237 – SPEED: Missing Survey Data: Analysis, Imputation, Design, and Prevention
Does Sequence of Imputed Variables Matter in Hot Deck Imputation for Large-Scale Complex Survey Data?
Amang Sukasih
RTI International
Jean Wang
RTI International
Peter Frechtel
RTI International
Karol Krotki
RTI International, Washington, DC
Hot deck is an imputation method for complex survey data, especially popular when many survey items are to be imputed. Items are frequently correlated in surveys; one goal of imputation is to preserve these relationships. When imputing many variables and deciding which should be imputed first, one can decide on the sequence in which the variables are imputed---based on order of appearance in the questionnaire (a screener question is imputed first before its follow-up questions) or based on rate of missing data (items with lowest rate would be imputed first, followed by items with higher rates).
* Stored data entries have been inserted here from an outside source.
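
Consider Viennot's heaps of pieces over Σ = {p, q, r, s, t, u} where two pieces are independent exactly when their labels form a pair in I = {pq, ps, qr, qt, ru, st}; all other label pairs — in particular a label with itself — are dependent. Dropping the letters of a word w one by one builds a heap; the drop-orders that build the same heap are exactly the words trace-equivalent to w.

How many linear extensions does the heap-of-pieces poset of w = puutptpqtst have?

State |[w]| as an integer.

piece 0:p — minimal
piece 1:u rests on {0:p}
piece 2:u rests on {1:u}
piece 3:t rests on {2:u}
piece 4:p rests on {3:t}
piece 5:t rests on {4:p}
piece 6:p rests on {5:t}
piece 7:q rests on {2:u}
piece 8:t rests on {6:p}
piece 9:s rests on {7:q}
piece 10:t rests on {8:t}
minimal pieces: {0:p}
ways to finish when only these pieces remain (= sum over removing one remaining piece with nothing left below it):
  1 left: {9}→1  {10}→1
  2 left: {7,9}→1  {8,10}→1  {9,10}→2
  3 left: {6,8,10}→1  {7,9,10}→3  {8,9,10}→3
  4 left: {5,6,8,10}→1  {6,8,9,10}→4  {7,8,9,10}→6
  5 left: {4,5,6,8,10}→1  {5,6,8,9,10}→5  {6,7,8,9,10}→10
  6 left: {3,4,5,6,8,10}→1  {4,5,6,8,9,10}→6  {5,6,7,8,9,10}→15
  7 left: {3,4,5,6,8,9,10}→7  {4,5,6,7,8,9,10}→21
  8 left: {3,4,5,6,7,8,9,10}→28
  9 left: {2,3,4,5,6,7,8,9,10}→28
  placing 0:p first → 28 extensions

28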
Iteratively cycling the imputation may address association among variables (once all variables with missing values are imputed, imputation is rerun with previously imputed values in the covariates being treated as reported values). This presentation discusses results from investigating the sensitivity of final estimates to the sequence of imputed variables. We also measure the impact of factors such as missing data rates and number of levels in categorical variables and imputation cycles. We use empirical simulation and focus on bias reduction and preservation of variable relationships.